Wednesday, February 3, 2010

Map of the Invisible World


We have spoken of this before so I will only do the Happy Recap on this subject. We are thrilled when authors we love have a new book out. Seriously, what Reader doesn't love that?

I can hear your little brain from here. Who is it this time you're wondering. Why it's household name (in my household) Tash Wa. If you say his name quickly it sounds like a magic word. Tashwa!

Wa's first book, published in 2005 and winner of the Whitbread prize for a debut novelist was The Harmony Silk Factory. It was a favorite of mine that year and I forced it into a lot of grateful hands. It is the story of Johnny Lim, a shady figure in 1940s Malaysia. Johnny's story is told by three unreliable narrators: his angry son, the son's deceased, adulterous mother via her diaries and Johnny's ex-pat friend Peter Wormwood. Depending on the whose story you believe Johnny was: a good and true friend, a Communist leader, an informer for the Japanese, a black-market businessman or a working-class Chinese. I thought it was a first rate book full of moody settings and distinct, articulate writing.

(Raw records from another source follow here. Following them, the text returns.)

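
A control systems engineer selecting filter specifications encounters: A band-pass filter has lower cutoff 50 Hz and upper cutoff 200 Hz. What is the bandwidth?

Bandwidth = f_high - f_low
= 200 Hz - 50 Hz = 150 Hz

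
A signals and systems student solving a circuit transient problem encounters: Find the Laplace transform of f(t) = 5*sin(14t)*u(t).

Standard pair: sin(wt)*u(t) <-> w/(s^2+w^2)
With w = 14: L{5*sin(14t)*u(t)} = 70/(s^2+196)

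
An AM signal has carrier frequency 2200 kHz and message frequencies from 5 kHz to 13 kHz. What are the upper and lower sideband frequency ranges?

Upper sideband (USB) = fc + [fm_low, fm_high] = 2200 + [5, 13] = [2205, 2213] kHz
Lower sideband (LSB) = fc - [fm_high, fm_low] = 2200 - [13, 5] = [2187, 2195] kHz
Total occupied spectrum: 2187 kHz to 2213 kHz (plus carrier at 2200 kHz)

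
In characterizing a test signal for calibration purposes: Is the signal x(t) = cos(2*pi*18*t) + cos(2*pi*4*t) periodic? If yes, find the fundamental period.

f1 = 18 Hz, f2 = 4 Hz
Period T1 = 1/18, T2 = 1/4
Ratio T1/T2 = 4/18, which is rational.
The signal is periodic with fundamental period T = 1/GCD(18,4) = 1/2 s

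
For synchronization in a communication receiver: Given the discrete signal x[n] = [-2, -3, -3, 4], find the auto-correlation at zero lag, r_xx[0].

The auto-correlation at zero lag r_xx[0] equals the signal energy.
r_xx[0] = sum of x[n]^2 = (-2)^2 + (-3)^2 + (-3)^2 + 4^2
= 4 + 9 + 9 + 16 = 38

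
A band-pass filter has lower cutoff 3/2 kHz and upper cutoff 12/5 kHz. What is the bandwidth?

Bandwidth = f_high - f_low
= 12/5 kHz - 3/2 kHz = 9/10 kHz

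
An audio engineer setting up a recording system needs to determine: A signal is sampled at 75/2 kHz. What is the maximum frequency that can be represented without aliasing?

The maximum frequency that can be represented without aliasing
is the Nyquist frequency: f_max = f_s / 2 = 75/2 kHz / 2 = 75/4 kHz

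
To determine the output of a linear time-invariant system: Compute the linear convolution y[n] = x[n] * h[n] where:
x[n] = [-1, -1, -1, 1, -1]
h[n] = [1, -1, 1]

y[n] = sum_k x[k]*h[n-k]. Output length = len(x) + len(h) - 1 = 5 + 3 - 1 = 7.
y[0] = -1*1 = -1
y[1] = -1*1 + -1*-1 = 0
y[2] = -1*1 + -1*-1 + -1*1 = -1
y[3] = 1*1 + -1*-1 + -1*1 = 1
y[4] = -1*1 + 1*-1 + -1*1 = -3
y[5] = -1*-1 + 1*1 = 2
y[6] = -1*1 = -1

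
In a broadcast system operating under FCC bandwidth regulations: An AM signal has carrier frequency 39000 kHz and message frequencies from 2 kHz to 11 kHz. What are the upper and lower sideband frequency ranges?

Upper sideband (USB) = fc + [fm_low, fm_high] = 39000 + [2, 11] = [39002, 39011] kHz
Lower sideband (LSB) = fc - [fm_high, fm_low] = 39000 - [11, 2] = [38989, 38998] kHz
Total occupied spectrum: 38989 kHz to 39011 kHz (plus carrier at 39000 kHz)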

So here now is Wa's new novel, Map of the Invisible World. Once again there are multiple, disparate stories and ethnicities coming together. That is a huge hook for me. As is any book set outside of the U.S. All the world is exotic to me. In Map a distraught young orphan making his way to Jakarta to search for his Dutch foster father, the brother of that orphan raised in comfort in Malaysia questioning his luck in being adopted by a wealthy family, an American teacher, an American embassy attaché who may or may not be undercover CIA and a dangerous radical communist. None of these people are where life should have put them and none are safe. This is Indonesia in 1964. The country is one more riot away from civil war. It is the year of 'living dangerously'.

Map proves that Aw has mastered the difficult multiple storyline novel. He can sustain all the treads, the tensions and your interest over 400 pages. His writing is stunning. The details of the invisible worlds in a third world country of poverty, squalor, political machinations and murders, colonialism and the destruction of families are all brought before you. These are the big issues. Aw incorporates them and all the turbulence of a country falling apart effortlessly into the rich psychology of this novel.


P.S. I bought my copy of Map of the Invisible Word at my local independent bookstore and while I was there I also bought: When Will There Be Good News by Kate Atkinson, The Lieutenant by Kate Grenville and just to break the Kate trend I picked up The Knitter magazine. I am excited by all 3 purchases! Those are 2 of my fav writers and 1 of my fav magazines.